Artikel Jaarboek PKN 2013, Een Cheasapeake pijp uit Noord Holland
PKN jaarboek 2013 Chesapeake.pdf
Adobe Acrobat document 513.6 KB

Pamplin pijpen

In de Amerikaanse staat Virginia zijn in het plaatsje Pamplin City bijna 200 jaar lang pijpen gemaakt. Voor zover na te gaan lijken de eerste pijpen er omstreeks 1740 gemaakt te zijn, waarschijnlijk door blanke kolonisten die zich er toen vestigden. De pijpenmakerij was in eerste instantie vooral een huisindustrie: de pijpen waren bedoeld voor eigen gebruik en lokale verkoop en de modellen lijken te zijn ontleend aan de Oost Europese pijp modellen, mogelijk de geboorte streek van de nieuwe bewoners. 

 

De klei die gebruikt werd, was lokaal beschikbaar en werd op eigen akkers of aan de oevers van stroompjes of beekjes gewonnen. Na het bakken kreeg deze klei een rood bruine kleur. Het waren vooral de vrouwen die de pijpen maakten in eenvoudige persvormen die van wit eikenhout gemaakt waren en waar beide vormdelen met een scharnier waren verbonden.

 

De pijpen werden meest eerst 'voorgebrand' : middels een uurtje branden werden de pijpen droog waarna ze in grote gietijzeren potten gedaan werden, die vervolgens op een vuur van notenhout roodgloeiend werden gestookt. Na het afkoelen werden de pijpen ingesmeerd met bijenwas en schaapvet. Vervolgens werd er een rietsteel met een stukje kurk ingestoken en was de pijp gereed om te gebruiken.

 

Tot in de 19e eeuw bleef de pijpenmakerij in Pamplin vooral een huisindustrie, maar deze groeide zo snel dat er zich al snel enkele grossiers vestigden die de pijpen van de bewoners inkochten en naar andere dorpen, steden en staten verscheepten.

 

Op 2 september 1879 kochten de Amerikanen Merrill en Ford een stuk grond in Pamplin, waarop zij een pijpenfabriek stichtten. Merrill kwam uit Akron (Ohio), waar de 'Akron Smoking Pipe Company' actief was.

 

In de 'Pamplin Smoking Pipe and Manufacturing Company' werden al snel op machinale wijze pijpen vervaardigd: de pijpenmachine was uitgevonden door een Edwin Merrill uit Akron in de jaren 40 van de 19e eeuw, en bestond uit een werkbank, waarop een vorm geplaatst werd. Hierin hoefde de pijpenmaker alleen een bolletje klei te leggen en door vervolgens een aantal voetbewegingen met pedalen werd de stoppers bediend en hoefde de pijpenmaker vervolgens slechts de pijp uit de vorm te halen.

 

Het aantal werknemers dat in de Pamplin fabriek varieerde van 10 tot ongeveer 40 en er waren tussen de 8 en 20 pijpenmachines in gebruik.

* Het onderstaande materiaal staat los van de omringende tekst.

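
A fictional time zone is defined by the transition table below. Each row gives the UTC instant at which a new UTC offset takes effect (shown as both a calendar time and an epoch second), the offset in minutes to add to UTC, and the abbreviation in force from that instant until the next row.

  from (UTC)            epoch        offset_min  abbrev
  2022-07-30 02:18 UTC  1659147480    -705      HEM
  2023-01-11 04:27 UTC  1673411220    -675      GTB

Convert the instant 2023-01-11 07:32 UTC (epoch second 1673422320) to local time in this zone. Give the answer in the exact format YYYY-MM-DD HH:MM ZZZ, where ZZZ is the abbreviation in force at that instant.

2023-01-10 20:17 GTB

Query: 2023-01-11 07:32 UTC
Rule 2/2 (GTB, -11:15): 2023-01-11 04:27 UTC ≤ query < +∞
7·60 + 32 - 675 = -223 min
-223 = -1·1440 + 1217; 1217 = 20·60 + 17 → 20:17, 2023-01-11 - 1 day = 2023-01-10
→ 2023-01-10 20:17 GTB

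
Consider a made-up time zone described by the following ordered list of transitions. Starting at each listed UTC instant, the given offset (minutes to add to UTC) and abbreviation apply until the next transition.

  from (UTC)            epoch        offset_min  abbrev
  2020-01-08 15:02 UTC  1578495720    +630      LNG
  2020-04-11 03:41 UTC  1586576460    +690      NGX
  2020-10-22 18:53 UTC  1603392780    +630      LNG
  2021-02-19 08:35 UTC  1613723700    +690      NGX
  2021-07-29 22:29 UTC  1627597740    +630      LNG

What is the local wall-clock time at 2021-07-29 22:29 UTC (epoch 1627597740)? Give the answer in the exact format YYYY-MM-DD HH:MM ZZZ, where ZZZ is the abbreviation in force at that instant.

2021-07-30 08:59 LNG

Query: 2021-07-29 22:29 UTC
Rule 5/5 (LNG, +10:30): 2021-07-29 22:29 UTC ≤ query < +∞
22·60 + 29 + 630 = 1979 min
1979 = 1·1440 + 539; 539 = 8·60 + 59 → 08:59, 2021-07-29 + 1 day = 2021-07-30
→ 2021-07-30 08:59 LNG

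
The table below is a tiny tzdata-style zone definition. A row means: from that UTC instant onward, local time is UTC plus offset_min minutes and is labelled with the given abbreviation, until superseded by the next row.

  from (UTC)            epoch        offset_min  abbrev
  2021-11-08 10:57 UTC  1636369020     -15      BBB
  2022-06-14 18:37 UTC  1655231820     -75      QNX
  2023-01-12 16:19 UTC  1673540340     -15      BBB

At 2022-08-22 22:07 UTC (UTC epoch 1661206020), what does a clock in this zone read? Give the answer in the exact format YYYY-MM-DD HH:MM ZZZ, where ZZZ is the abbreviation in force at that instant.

2022-08-22 20:52 QNX

Query: 2022-08-22 22:07 UTC
Rule 2/3 (QNX, -01:15): 2022-06-14 18:37 UTC ≤ query < 2023-01-12 16:19 UTC
22·60 + 7 - 75 = 1252 min
1252 = 0·1440 + 1252; 1252 = 20·60 + 52 → 20:52, same day
→ 2022-08-22 20:52 QNX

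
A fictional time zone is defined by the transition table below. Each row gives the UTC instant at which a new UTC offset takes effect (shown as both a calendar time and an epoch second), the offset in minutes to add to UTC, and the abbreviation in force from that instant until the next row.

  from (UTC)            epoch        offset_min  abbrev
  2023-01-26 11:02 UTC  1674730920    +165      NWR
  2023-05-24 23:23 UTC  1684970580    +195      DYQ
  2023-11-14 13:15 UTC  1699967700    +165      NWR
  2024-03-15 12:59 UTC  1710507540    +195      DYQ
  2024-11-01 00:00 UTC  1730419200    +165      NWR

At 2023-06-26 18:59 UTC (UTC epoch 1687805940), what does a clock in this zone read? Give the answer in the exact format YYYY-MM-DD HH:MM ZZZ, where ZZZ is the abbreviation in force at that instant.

Query: 2023-06-26 18:59 UTC
Rule 2/5 (DYQ, +03:15): 2023-05-24 23:23 UTC ≤ query < 2023-11-14 13:15 UTC
18·60 + 59 + 195 = 1334 min
1334 = 0·1440 + 1334; 1334 = 22·60 + 14 → 22:14, same day
→ 2023-06-26 22:14 DYQ

2023-06-26 22:14 DYQ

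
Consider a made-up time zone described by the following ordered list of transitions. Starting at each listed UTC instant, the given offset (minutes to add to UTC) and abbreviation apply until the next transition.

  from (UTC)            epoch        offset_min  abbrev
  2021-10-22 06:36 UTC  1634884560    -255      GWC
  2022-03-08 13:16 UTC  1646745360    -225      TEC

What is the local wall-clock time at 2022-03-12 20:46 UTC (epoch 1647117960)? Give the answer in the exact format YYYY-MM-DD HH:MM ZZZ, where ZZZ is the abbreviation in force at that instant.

Query: 2022-03-12 20:46 UTC
Rule 2/2 (TEC, -03:45): 2022-03-08 13:16 UTC ≤ query < +∞
20·60 + 46 - 225 = 1021 min
1021 = 0·1440 + 1021; 1021 = 17·60 + 1 → 17:01, same day
→ 2022-03-12 17:01 TEC

2022-03-12 17:01 TEC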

De fabriek had een grote rond over waarin maar liefst 200.000 pijpen tegelijkertijd konden worden gebakken. Niet in metalen potten maar in cylindervormige pijpenpotten van chamotte. De stooktijd van de oven bedroeg 24 tot 48 uur. Door op dergelijke schaal te stoken en het gebruik van kolen, kon de over veel heter worden gestookt dan de gemiddelde huisvlijt oven en leverde de fabriek dus sterkere pijpen.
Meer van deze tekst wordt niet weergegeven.